Friday, February 4, 2011

Happy Birthday

A year ago today, I started a blog for the sake of having a blog, little did I know then what an impact it would have on me even a year later today. Looking back on my posts and just remembering where I was and where I am now has been pretty awesome.

I am no saint, not even close, but I'm a little closer than I was last year, though some days it doesn't feel that way. God has shown me a lot in this last year and has done so much more.

I think the hardest lesson I am learning right now though is living by faith and not by sight. Something I have picked up on in myself and something I pray God helps me work out is this idea of focusing on the glory moments rather than just being faithful in the little.

Zechariah tells us not to despise the small things and he couldn't be more right. 2 Cor 5:7 has been a huge staple in my life these last few weeks. Sometimes we get so caught up in the results of what God has done in us that we forget God. Sometimes we get so used to Him spoon feeding us encouragement that we forget He isn't always going to operate that way. When we pray "God give us more faith," He does just that and as Jesus reminds us in John 15, often it requires pruning and sometimes that means He may not say much to us. That doesn't mean He isn't there, that doesn't mean you lost Him. It just means He is giving you what you asked for, more faith.

God's grace has been an issue for me as well. Accepting it I have found is harded than I thought. When your mind is bent on working for your stuff and the flesh says you have to go out and get on it, it truly is a situation of death to self. I heard an interesting quote this morning from Bob Coy, (I'll paraphrase), God is in the business of blessing us and giving us gifts that we should put to use and give back to Him for His glory, the one thing though that God can't give us is obedience, that originates in us. God can't force us to obey, He can only take things from us and that isn't obedience, that is chastening.

I'm learning that God isn't always going to work the way you think He is, and just when you think (because we all do at some point) that you have it figured out, He may have had something else in mind.

Love isn't as easy as everyone paints it out to be, in fact, it is sometimes a hard decision to make, especially when your flesh is always looking out for itself. Love is centered around being others-centered.

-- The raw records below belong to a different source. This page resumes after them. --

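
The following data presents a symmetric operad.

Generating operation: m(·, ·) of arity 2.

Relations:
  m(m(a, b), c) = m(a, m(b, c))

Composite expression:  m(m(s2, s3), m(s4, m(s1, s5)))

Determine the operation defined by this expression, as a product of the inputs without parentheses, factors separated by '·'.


The m-tree's shape is irrelevant; the s-reading-order decides.
m(s2, s3) collapses to s2 · s3
m(s1, s5) collapses to s1 · s5
m(s4, m(s1, s5)) collapses to s4 · s1 · s5
m(m(s2, s3), m(s4, m(s1, s5))) collapses to s2 · s3 · s4 · s1 · s5

s2 · s3 · s4 · s1 · s5


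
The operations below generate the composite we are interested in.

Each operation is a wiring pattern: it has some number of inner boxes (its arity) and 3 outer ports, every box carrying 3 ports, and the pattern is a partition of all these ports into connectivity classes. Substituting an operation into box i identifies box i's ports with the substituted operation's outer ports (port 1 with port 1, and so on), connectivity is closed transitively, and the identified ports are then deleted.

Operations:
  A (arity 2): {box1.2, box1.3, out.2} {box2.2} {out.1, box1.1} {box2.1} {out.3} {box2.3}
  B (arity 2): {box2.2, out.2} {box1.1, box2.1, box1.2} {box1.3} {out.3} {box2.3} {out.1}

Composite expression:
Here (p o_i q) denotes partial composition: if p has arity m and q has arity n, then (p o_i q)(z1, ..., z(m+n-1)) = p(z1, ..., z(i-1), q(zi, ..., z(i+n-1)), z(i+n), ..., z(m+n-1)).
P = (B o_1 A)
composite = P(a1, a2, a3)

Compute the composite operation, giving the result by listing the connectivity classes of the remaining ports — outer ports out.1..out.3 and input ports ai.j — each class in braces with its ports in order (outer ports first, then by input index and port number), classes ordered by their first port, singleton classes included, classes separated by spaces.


{out.1} {out.2, a3.2} {out.3} {a1.1, a1.2, a1.3, a3.1} {a2.1} {a2.2} {a2.3} {a3.3}

Connectivity passes through glued B-boundaries; trace each wire chain.
the subtree at A composes to {out.1, a1.1} {out.2, a1.2, a1.3} {out.3} {a2.1} {a2.2} {a2.3} on (a1, a2); out.j = own outer ports
the subtree at B composes to {out.1} {out.2, a3.2} {out.3} {a1.1, a1.2, a1.3, a3.1} {a2.1} {a2.2} {a2.3} {a3.3} on (a1, a2, a3); out.j = own outer ports


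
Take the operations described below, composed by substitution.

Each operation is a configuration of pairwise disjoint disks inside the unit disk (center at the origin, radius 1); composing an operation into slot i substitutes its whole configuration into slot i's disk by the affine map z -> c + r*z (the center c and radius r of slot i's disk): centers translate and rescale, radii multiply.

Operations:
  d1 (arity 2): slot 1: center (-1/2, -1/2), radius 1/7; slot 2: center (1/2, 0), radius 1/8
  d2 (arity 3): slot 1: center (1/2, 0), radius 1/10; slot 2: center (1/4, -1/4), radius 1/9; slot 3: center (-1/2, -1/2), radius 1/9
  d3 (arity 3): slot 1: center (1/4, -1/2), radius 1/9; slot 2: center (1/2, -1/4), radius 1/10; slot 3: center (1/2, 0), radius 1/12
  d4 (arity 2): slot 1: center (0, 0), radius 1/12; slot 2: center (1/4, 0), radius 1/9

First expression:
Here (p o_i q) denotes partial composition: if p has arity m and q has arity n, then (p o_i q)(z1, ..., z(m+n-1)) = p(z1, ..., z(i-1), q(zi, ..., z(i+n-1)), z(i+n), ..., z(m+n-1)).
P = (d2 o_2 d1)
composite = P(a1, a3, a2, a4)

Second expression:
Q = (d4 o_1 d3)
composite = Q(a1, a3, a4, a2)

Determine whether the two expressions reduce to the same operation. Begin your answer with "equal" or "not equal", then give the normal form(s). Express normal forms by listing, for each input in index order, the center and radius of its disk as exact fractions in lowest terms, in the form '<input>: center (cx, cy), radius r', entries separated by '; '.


Normal form of the first expression: a1: center (1/2, 0), radius 1/10; a2: center (11/36, -1/4), radius 1/72; a3: center (7/36, -11/36), radius 1/63; a4: center (-1/2, -1/2), radius 1/9
Normal form of the second expression: a1: center (1/48, -1/24), radius 1/108; a2: center (1/4, 0), radius 1/9; a3: center (1/24, -1/48), radius 1/120; a4: center (1/24, 0), radius 1/144
The forms do not match — not equal.

not equal: they reduce to a1: center (1/2, 0), radius 1/10; a2: center (11/36, -1/4), radius 1/72; a3: center (7/36, -11/36), radius 1/63; a4: center (-1/2, -1/2), radius 1/9 and a1: center (1/48, -1/24), radius 1/108; a2: center (1/4, 0), radius 1/9; a3: center (1/24, -1/48), radius 1/120; a4: center (1/24, 0), radius 1/144


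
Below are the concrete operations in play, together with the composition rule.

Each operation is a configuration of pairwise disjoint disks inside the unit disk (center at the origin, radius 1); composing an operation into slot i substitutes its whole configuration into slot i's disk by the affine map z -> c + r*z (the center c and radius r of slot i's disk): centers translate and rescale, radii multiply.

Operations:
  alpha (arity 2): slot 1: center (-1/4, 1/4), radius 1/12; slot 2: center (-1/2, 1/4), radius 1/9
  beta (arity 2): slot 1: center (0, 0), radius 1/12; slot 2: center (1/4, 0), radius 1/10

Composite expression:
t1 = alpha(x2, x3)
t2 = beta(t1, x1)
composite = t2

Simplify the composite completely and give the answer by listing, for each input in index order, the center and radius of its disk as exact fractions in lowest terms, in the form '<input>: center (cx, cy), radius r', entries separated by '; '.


x1: center (1/4, 0), radius 1/10; x2: center (-1/48, 1/48), radius 1/144; x3: center (-1/24, 1/48), radius 1/108

Nesting under beta composes maps z -> c + r*z down each x-path.
x2 passes through 2 substitutions, ending at center (-1/48, 1/48), radius 1/144
x3 passes through 2 substitutions, ending at center (-1/24, 1/48), radius 1/108
x1 passes through 1 substitution, ending at center (1/4, 0), radius 1/10


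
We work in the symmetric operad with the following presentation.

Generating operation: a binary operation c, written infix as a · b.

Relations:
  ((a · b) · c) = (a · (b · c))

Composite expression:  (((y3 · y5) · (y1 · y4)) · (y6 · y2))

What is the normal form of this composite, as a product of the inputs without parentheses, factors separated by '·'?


Key point: c is associative — brackets drop, the y-order remains.
(y3 · y5) reduces to y3 · y5
(y1 · y4) reduces to y1 · y4
((y3 · y5) · (y1 · y4)) reduces to y3 · y5 · y1 · y4
(y6 · y2) reduces to y6 · y2
(((y3 · y5) · (y1 · y4)) · (y6 · y2)) reduces to y3 · y5 · y1 · y4 · y6 · y2

y3 · y5 · y1 · y4 · y6 · y2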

For an example, see the cross of calvary.

Most of our problems and questions can be answered at the cross and by that I mean that our tribulations, our trials, those things about us we hate, they can all be left at the foot of the cross.

Don't think you have it all, it will hurt so much more when you realize you don't.

God isn't done with you, it is a lifelong process, that's why we are called to run with endurance. If it were to run with speed then many of us would have died by now...

You aren't always going to feel God. The Euphoric feelings will come and go, you will have your ups and downs, valleys and mountain tops. Thankfully, our faith is based on a constant, consistent Person, not our own hearts....(could you imagine it the other way around...?)

The devil is a jerk and he knows what he is doing, God is bigger though.

It has been a sweet year, plenty more lessons this year I am sure. Hopefully God has some serious rain on the horizon for us all. If you're in a desert right now, be of good cheer, it is nice to know that this isn't eternity for us, and that is something we need to remind ourselves of everyday...

Happy Birthday blog!

1 comment:

  1. Happy Birthday! praying that this new year, God would inspire you like never before as you draw closer to Him.